首先调度器的构造或者说初始化是在actor_system的构造函数进行：

// actor_system.cpp

actor_system::actor_system(actor_system_config& cfg) {
  // ...

  auto& sched = modules_[module::scheduler];
  using namespace scheduler;
  using policy::work_sharing;
  using policy::work_stealing;
  using share = coordinator<work_sharing>;
  using steal = coordinator<work_stealing>;
  if (!sched) {
    enum sched_conf {
      stealing = 0x0001,
      sharing = 0x0002,
      testing = 0x0003,
    };
    sched_conf sc = stealing;
    namespace sr = defaults::scheduler;
    auto sr_policy = get_or(cfg, "caf.scheduler.policy", sr::policy);
    if (sr_policy == "sharing")
      sc = sharing;
    else if (sr_policy == "testing")
      sc = testing;
    else if (sr_policy != "stealing")
      std::cerr << "[WARNING] " << deep_to_string(sr_policy)
                << " is an unrecognized scheduler pollicy, "
                   "falling back to 'stealing' (i.e. work-stealing)"
                << std::endl;
    switch (sc) {
      default: // any invalid configuration falls back to work stealing
        sched.reset(new steal(*this));
        break;
      case sharing:
        sched.reset(new share(*this));
        break;
      case testing:
        sched.reset(new test_coordinator(*this));
    }
  }

  // ...
}

调度器的对象是从modules_这个数组中取出，我们看下module是什么：

// actor_system.hpp
class CAF_CORE_EXPORT actor_system {
  // ...

  class CAF_CORE_EXPORT module {
  public:
    enum id_t {
      scheduler,
      middleman,
      openssl_manager,
      network_manager,
      num_ids
    };

    virtual ~module();
    const char* name() const noexcept;
    virtual void start() = 0;
    virtual void stop() = 0;
    virtual void init(actor_system_config&) = 0;
    virtual id_t id() const = 0;
    virtual void* subtype_ptr() = 0;
  };

  // ...
};

module会提供一些公共接口，init，start，stop等等之类的。我们也看到调度器是属于module的。

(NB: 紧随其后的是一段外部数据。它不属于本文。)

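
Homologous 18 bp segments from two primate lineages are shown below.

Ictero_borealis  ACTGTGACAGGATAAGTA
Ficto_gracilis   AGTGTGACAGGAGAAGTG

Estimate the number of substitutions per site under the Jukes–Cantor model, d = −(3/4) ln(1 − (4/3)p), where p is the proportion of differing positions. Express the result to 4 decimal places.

0.1885

Differing sites — 2:C/G; 13:T/G; 18:A/G.
p = 3/18 = 0.166667.
d = −0.75 · ln(1 − (4/3)·0.166667) = −0.75 · ln(0.777777) = −0.75 · (-0.251315) = 0.1885.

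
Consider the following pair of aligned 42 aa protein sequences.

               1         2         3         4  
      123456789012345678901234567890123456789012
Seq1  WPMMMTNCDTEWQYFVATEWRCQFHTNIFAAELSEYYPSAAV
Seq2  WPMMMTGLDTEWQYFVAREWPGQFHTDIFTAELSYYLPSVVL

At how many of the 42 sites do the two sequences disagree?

The sequences differ at positions 7 (N/G), 8 (C/L), 18 (T/R), 21 (R/P), 22 (C/G), 27 (N/D), 30 (A/T), 35 (E/Y), 37 (Y/L), 40 (A/V), 41 (A/V), 42 (V/L).
That gives 12 mismatches out of 42 aligned sites, so the Hamming distance is 12.

12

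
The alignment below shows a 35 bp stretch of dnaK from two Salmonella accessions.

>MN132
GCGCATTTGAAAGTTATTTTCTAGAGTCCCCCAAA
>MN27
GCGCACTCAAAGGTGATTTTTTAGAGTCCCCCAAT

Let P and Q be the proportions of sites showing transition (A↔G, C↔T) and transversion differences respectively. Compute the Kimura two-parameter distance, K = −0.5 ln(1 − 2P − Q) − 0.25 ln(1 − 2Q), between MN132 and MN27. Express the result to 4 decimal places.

Mismatches occur at site 6 (T→C, transition), site 8 (T→C, transition), site 9 (G→A, transition), site 12 (A→G, transition), site 15 (T→G, transversion), site 21 (C→T, transition), site 35 (A→T, transversion).
Of the 7 differences, 5 transitions and 2 transversions over 35 sites: P = 5/35 = 0.142857, Q = 2/35 = 0.057143.
d = −0.5·ln(0.657143) − 0.25·ln(0.885714) = −0.5·(-0.419854) − 0.25·(-0.121361) = 0.2403.

0.2403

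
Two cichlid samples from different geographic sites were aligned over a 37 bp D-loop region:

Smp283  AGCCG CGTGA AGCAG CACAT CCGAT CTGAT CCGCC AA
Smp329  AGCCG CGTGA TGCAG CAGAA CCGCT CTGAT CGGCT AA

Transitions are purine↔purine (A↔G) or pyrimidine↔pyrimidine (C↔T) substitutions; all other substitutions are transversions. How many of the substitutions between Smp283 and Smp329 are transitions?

1

Mismatches occur at site 11 (A↔T, transversion), site 18 (C↔G, transversion), site 20 (T↔A, transversion), site 24 (A↔C, transversion), site 32 (C↔G, transversion), site 35 (C↔T, transition).
Of the 6 differences, 1 transition and 5 transversions, so the answer is 1.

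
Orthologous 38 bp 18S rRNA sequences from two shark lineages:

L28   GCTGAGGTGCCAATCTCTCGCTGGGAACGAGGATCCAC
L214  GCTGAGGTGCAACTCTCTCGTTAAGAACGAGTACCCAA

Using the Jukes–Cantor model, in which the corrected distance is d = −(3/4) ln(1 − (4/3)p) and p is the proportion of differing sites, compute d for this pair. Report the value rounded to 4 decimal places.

0.2471

The sequences differ at positions 11 (C/A), 13 (A/C), 21 (C/T), 23 (G/A), 24 (G/A), 32 (G/T), 34 (T/C), 38 (C/A).
p = 8/38 = 0.210526.
d = −0.75 · ln(1 − (4/3)·0.210526) = −0.75 · ln(0.719299) = −0.75 · (-0.329478) = 0.2471.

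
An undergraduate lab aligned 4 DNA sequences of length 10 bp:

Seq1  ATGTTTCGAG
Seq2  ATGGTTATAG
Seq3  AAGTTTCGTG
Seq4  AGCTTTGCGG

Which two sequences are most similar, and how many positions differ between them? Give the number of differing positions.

Pairwise Hamming distances:
  Seq1 vs Seq2: 3
  Seq1 vs Seq3: 2
  Seq1 vs Seq4: 5
  Seq2 vs Seq3: 5
  Seq2 vs Seq4: 6
  Seq3 vs Seq4: 5
The smallest is 2, between Seq1 and Seq3.

2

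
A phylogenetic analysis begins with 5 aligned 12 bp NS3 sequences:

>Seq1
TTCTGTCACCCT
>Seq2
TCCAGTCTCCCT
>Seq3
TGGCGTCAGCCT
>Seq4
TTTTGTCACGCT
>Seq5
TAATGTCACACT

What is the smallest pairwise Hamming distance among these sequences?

Pairwise Hamming distances:
  Seq1 vs Seq2: 3
  Seq1 vs Seq3: 4
  Seq1 vs Seq4: 2
  Seq1 vs Seq5: 3
  Seq2 vs Seq3: 5
  Seq2 vs Seq4: 5
  Seq2 vs Seq5: 5
  Seq3 vs Seq4: 5
  Seq3 vs Seq5: 5
  Seq4 vs Seq5: 3
The smallest is 2, between Seq1 and Seq4.

2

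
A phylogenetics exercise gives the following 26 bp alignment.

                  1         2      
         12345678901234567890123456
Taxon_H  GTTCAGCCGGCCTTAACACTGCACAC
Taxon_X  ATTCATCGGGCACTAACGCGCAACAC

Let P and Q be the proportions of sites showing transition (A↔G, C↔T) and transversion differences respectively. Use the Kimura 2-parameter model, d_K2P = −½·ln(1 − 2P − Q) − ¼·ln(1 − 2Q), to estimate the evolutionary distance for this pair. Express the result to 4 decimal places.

The sequences differ at positions 1 (G/A, transition), 6 (G/T, transversion), 8 (C/G, transversion), 12 (C/A, transversion), 13 (T/C, transition), 18 (A/G, transition), 20 (T/G, transversion), 21 (G/C, transversion), 22 (C/A, transversion).
Of the 9 differences, 3 transitions and 6 transversions over 26 sites: P = 3/26 = 0.115385, Q = 6/26 = 0.230769.
d = −0.5·ln(0.538461) − 0.25·ln(0.538462) = −0.5·(-0.619040) − 0.25·(-0.619038) = 0.4643.

0.4643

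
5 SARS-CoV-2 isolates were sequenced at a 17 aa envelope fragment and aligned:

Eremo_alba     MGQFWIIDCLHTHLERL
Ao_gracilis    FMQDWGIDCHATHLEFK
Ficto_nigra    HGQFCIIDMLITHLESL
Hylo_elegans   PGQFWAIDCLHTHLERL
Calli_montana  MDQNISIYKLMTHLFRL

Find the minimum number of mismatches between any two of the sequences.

2

Pairwise Hamming distances:
  Eremo_alba vs Ao_gracilis: 8
  Eremo_alba vs Ficto_nigra: 5
  Eremo_alba vs Hylo_elegans: 2
  Eremo_alba vs Calli_montana: 8
  Ao_gracilis vs Ficto_nigra: 10
  Ao_gracilis vs Hylo_elegans: 8
  Ao_gracilis vs Calli_montana: 12
  Ficto_nigra vs Hylo_elegans: 6
  Ficto_nigra vs Calli_montana: 10
  Hylo_elegans vs Calli_montana: 9
The smallest is 2, between Eremo_alba and Hylo_elegans.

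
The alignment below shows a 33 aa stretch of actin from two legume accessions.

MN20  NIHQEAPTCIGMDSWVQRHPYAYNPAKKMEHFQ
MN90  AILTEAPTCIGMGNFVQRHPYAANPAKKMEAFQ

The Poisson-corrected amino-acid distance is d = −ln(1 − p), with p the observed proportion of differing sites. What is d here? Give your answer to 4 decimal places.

0.2776

The sequences differ at positions 1 (N/A), 3 (H/L), 4 (Q/T), 13 (D/G), 14 (S/N), 15 (W/F), 23 (Y/A), 31 (H/A).
p = 8/33 = 0.242424.
d = −ln(1 − 0.242424) = −ln(0.757576) = 0.2776.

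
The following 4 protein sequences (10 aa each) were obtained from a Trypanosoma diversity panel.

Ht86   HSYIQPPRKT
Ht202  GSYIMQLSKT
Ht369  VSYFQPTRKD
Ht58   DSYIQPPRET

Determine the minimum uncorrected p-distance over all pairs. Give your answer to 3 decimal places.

0.200

Pairwise Hamming distances:
  Ht86 vs Ht202: 5
  Ht86 vs Ht369: 4
  Ht86 vs Ht58: 2
  Ht202 vs Ht369: 7
  Ht202 vs Ht58: 6
  Ht369 vs Ht58: 5
The smallest is 2 mismatches, between Ht86 and Ht58; p = 2/10 = 0.200.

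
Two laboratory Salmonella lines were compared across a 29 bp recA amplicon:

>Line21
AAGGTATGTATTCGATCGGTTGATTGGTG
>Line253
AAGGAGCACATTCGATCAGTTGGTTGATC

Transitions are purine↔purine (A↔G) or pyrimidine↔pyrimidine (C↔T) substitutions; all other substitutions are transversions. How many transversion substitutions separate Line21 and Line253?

Differing sites — 5:T/A (Tv); 6:A/G (Ti); 7:T/C (Ti); 8:G/A (Ti); 9:T/C (Ti); 18:G/A (Ti); 23:A/G (Ti); 27:G/A (Ti); 29:G/C (Tv).
Of the 9 differences, 7 transitions and 2 transversions, so the answer is 2.

2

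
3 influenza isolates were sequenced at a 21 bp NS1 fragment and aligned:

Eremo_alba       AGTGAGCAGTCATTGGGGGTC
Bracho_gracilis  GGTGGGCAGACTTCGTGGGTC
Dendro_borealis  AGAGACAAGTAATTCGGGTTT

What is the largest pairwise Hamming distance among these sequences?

13

Pairwise Hamming distances:
  Eremo_alba vs Bracho_gracilis: 6
  Eremo_alba vs Dendro_borealis: 7
  Bracho_gracilis vs Dendro_borealis: 13
The largest is 13, between Bracho_gracilis and Dendro_borealis.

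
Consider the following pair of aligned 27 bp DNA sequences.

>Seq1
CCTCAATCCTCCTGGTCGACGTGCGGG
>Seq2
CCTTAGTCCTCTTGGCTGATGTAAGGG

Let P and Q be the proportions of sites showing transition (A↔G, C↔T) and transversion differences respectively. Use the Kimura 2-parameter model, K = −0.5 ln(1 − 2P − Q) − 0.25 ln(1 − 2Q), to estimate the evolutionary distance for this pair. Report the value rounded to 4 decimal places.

0.4247

Differing sites — 4:C/T (Ti); 6:A/G (Ti); 12:C/T (Ti); 16:T/C (Ti); 17:C/T (Ti); 20:C/T (Ti); 23:G/A (Ti); 24:C/A (Tv).
Of the 8 differences, 7 transitions and 1 transversion over 27 sites: P = 7/27 = 0.259259, Q = 1/27 = 0.037037.
d = −0.5·ln(0.444445) − 0.25·ln(0.925926) = −0.5·(-0.810929) − 0.25·(-0.076961) = 0.4247.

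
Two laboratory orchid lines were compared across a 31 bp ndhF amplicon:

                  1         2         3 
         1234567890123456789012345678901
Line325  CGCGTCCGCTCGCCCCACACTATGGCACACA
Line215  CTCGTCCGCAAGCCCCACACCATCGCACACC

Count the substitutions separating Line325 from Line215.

6

The sequences differ at positions 2 (G/T), 10 (T/A), 11 (C/A), 21 (T/C), 24 (G/C), 31 (A/C).
That gives 6 mismatches out of 31 aligned sites, so the Hamming distance is 6.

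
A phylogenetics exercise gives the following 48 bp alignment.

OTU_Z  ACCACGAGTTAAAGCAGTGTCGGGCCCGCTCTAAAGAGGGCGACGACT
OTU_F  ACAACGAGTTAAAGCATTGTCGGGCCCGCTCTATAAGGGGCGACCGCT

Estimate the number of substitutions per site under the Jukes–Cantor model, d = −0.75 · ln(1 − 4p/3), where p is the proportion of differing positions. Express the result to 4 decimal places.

Mismatches occur at site 3 (C/A), site 17 (G/T), site 34 (A/T), site 36 (G/A), site 37 (A/G), site 45 (G/C), site 46 (A/G).
p = 7/48 = 0.145833.
d = −0.75 · ln(1 − (4/3)·0.145833) = −0.75 · ln(0.805556) = −0.75 · (-0.216223) = 0.1622.

0.1622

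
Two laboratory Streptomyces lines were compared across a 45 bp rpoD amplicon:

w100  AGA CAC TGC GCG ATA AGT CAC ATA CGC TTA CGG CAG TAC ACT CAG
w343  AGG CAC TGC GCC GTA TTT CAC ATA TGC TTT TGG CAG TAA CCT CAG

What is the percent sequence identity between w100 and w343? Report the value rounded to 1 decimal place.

Differing sites — 3:A/G; 12:G/C; 13:A/G; 16:A/T; 17:G/T; 25:C/T; 30:A/T; 31:C/T; 39:C/A; 40:A/C.
35 of the 45 sites match, so the percent identity is 35/45 × 100 = 77.8%.

77.8%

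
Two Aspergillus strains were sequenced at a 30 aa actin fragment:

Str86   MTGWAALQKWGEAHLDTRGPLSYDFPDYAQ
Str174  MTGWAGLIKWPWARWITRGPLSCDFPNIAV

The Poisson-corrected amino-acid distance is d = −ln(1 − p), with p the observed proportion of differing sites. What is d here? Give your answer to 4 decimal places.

Mismatches occur at site 6 (A→G), site 8 (Q→I), site 11 (G→P), site 12 (E→W), site 14 (H→R), site 15 (L→W), site 16 (D→I), site 23 (Y→C), site 27 (D→N), site 28 (Y→I), site 30 (Q→V).
p = 11/30 = 0.366667.
d = −ln(1 − 0.366667) = −ln(0.633333) = 0.4568.

0.4568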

然后再回到创建调度器那里，最开始调度器是没有的，然后可以看的出来有三种调度配置，steal（偷取任务），share（共享任务），test（测试模式），我们就忽略测试模式。截止到switch那里，我们知道从配置文件中读取到调度的配置是什么，就去创建相应的调度器。那么调度器的类就是coordinator，work_sharing和work_stealing分别是不同调度配置的实现类，coordinator传入模版参数为调度的策略类（work_sharing和work_stealing）来实现调度器的全部功能。

然后继续往下继续看，目前已经有了调度器的创建，我们大致看下实现调度器共的类大体继承关系：

// coordinator.hpp
template <class Policy>
class coordinator : public abstract_coordinator {
  // ...
};

// abstract_coordinator.hpp
class CAF_CORE_EXPORT abstract_coordinator : public actor_system::module {
  // ...
};

coordinator继承abstract_coordinator，abstract_coordinator然后继承actor_system::module，这就和我们上边说的调度器属于module联系上了。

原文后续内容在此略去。